I was reading an article recently on the effects of rapid depressurization when I came across this tidbit: According to FAR 135.89.2, aircrews of part charter craft flying pressurized aircraft above 35,000 MSL are required to have one member of the aircrew on oxygen at all times.

I've seen a few videos of charter pilots flying planes around FL410 and I don't recall any where they had masks on (admittedly, there are not a lot of small business jet charter flight videos out there.) In general, though, it seems the rule is ignored.

So, why isn't the rule followed? Why don't pilots seems to wear oxygen masks in situations the regulations say they are supposed to?
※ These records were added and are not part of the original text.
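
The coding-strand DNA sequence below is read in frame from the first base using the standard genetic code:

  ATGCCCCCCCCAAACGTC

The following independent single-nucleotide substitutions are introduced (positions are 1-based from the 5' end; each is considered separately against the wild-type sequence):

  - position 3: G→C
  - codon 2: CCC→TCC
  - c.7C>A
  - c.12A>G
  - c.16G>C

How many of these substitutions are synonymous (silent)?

Codon 1: ATG (Met) → ATC (Ile) — missense.
Codon 2: CCC (Pro) → TCC (Ser) — missense.
Codon 3: CCC (Pro) → ACC (Thr) — missense.
Codon 4: CCA (Pro) → CCG (Pro) — synonymous.
Codon 6: GTC (Val) → CTC (Leu) — missense.
Synonymous: 1 of 5.

1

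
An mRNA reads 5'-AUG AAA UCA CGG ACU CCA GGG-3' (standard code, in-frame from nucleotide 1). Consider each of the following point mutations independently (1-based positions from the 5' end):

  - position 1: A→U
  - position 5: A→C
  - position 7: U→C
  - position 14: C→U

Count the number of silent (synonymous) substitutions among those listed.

0

Codon 1: AUG (Met) → UUG (Leu) — missense.
Codon 2: AAA (Lys) → ACA (Thr) — missense.
Codon 3: UCA (Ser) → CCA (Pro) — missense.
Codon 5: ACU (Thr) → AUU (Ile) — missense.
Synonymous: 0 of 4.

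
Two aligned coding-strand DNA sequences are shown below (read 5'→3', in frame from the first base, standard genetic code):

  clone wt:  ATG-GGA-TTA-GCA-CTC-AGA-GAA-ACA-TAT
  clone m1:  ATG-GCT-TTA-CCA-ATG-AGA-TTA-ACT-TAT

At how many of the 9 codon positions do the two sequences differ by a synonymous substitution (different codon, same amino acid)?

Codon 1: ATG Met / ATG Met — identical.
Codon 2: GGA Gly / GCT Ala — nonsynonymous.
Codon 3: TTA Leu / TTA Leu — identical.
Codon 4: GCA Ala / CCA Pro — nonsynonymous.
Codon 5: CTC Leu / ATG Met — nonsynonymous.
Codon 6: AGA Arg / AGA Arg — identical.
Codon 7: GAA Glu / TTA Leu — nonsynonymous.
Codon 8: ACA Thr / ACT Thr — synonymous.
Codon 9: TAT Tyr / TAT Tyr — identical.
Synonymous differences: 1.

1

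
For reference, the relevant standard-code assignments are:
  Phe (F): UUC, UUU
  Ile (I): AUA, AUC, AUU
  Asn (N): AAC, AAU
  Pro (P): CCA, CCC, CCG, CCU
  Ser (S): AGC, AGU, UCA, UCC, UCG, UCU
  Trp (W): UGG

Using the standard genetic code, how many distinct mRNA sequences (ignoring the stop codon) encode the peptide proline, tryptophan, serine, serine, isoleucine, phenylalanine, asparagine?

Pro: 4 codons.
Trp: 1 codon.
Ser: 6 codons.
Ser: 6 codons.
Ile: 3 codons.
Phe: 2 codons.
Asn: 2 codons.
4 × 1 × 6 × 6 × 3 × 2 × 2 = 1728.

1728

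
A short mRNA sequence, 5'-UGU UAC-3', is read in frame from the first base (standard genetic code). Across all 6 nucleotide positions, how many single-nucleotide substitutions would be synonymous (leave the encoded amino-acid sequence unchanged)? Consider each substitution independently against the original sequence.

2

Codon 1 (UGU, Cys): 1 synonymous substitution.
Codon 2 (UAC, Tyr): 1 synonymous substitution.
Total: 1 + 1 = 2.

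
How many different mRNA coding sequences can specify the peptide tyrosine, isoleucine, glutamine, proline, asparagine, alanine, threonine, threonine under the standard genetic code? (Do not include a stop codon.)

6144

Tyr: 2 codons.
Ile: 3 codons.
Gln: 2 codons.
Pro: 4 codons.
Asn: 2 codons.
Ala: 4 codons.
Thr: 4 codons.
Thr: 4 codons.
2 × 3 × 2 × 4 × 2 × 4 × 4 × 4 = 6144.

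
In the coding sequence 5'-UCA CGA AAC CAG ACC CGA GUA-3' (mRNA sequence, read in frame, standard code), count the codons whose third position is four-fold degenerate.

Codon 1 UCA (Ser): third position 4-fold.
Codon 2 CGA (Arg): third position 4-fold.
Codon 3 AAC (Asn): third position 2-fold.
Codon 4 CAG (Gln): third position 2-fold.
Codon 5 ACC (Thr): third position 4-fold.
Codon 6 CGA (Arg): third position 4-fold.
Codon 7 GUA (Val): third position 4-fold.
Four-fold degenerate third positions: 5.

5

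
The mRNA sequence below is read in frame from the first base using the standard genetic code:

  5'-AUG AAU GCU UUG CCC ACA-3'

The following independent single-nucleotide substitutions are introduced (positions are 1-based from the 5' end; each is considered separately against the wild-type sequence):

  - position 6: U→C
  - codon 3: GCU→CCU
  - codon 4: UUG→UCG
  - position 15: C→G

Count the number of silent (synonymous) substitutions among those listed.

Codon 2: AAU (Asn) → AAC (Asn) — synonymous.
Codon 3: GCU (Ala) → CCU (Pro) — missense.
Codon 4: UUG (Leu) → UCG (Ser) — missense.
Codon 5: CCC (Pro) → CCG (Pro) — synonymous.
Synonymous: 2 of 4.

2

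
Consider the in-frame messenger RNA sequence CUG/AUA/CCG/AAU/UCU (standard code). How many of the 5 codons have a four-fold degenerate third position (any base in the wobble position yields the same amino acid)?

Codon 1 CUG (Leu): third position 4-fold.
Codon 2 AUA (Ile): third position 3-fold.
Codon 3 CCG (Pro): third position 4-fold.
Codon 4 AAU (Asn): third position 2-fold.
Codon 5 UCU (Ser): third position 4-fold.
Four-fold degenerate third positions: 3.

3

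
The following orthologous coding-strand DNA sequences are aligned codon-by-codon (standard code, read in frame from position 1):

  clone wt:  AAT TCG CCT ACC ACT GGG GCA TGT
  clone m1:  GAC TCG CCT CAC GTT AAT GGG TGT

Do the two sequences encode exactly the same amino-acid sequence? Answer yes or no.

Codon 1: AAT Asn / GAC Asp — nonsynonymous.
Codon 2: TCG Ser / TCG Ser — identical.
Codon 3: CCT Pro / CCT Pro — identical.
Codon 4: ACC Thr / CAC His — nonsynonymous.
Codon 5: ACT Thr / GTT Val — nonsynonymous.
Codon 6: GGG Gly / AAT Asn — nonsynonymous.
Codon 7: GCA Ala / GGG Gly — nonsynonymous.
Codon 8: TGT Cys / TGT Cys — identical.
Nonsynonymous differences: 5 → different protein.

no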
In the original, unedited, version I made the mistake of thinking FAR 135 applied to airliners, when that's clearly 121 that applies to airliners...

Still, in FAR 121.333 it states that the rules around airmasks for commercial airline aircraft (over 30 passengers) require that pilots always have oxygen when they are either a) over FL410 or b) over FL250 and one of the flight crew leaves the flight deck.

Of these conditions, it seems condition A is followed by default (flying under FL410), but condition B is often ignored. So I'd be curious why that part of the rule isn't followed as well.

Basically, I'm asking why pilots generally don't wear oxygen masks when regulations require that they are supposed to.

A big thanks to Zach Lipton for pointing out my error to me.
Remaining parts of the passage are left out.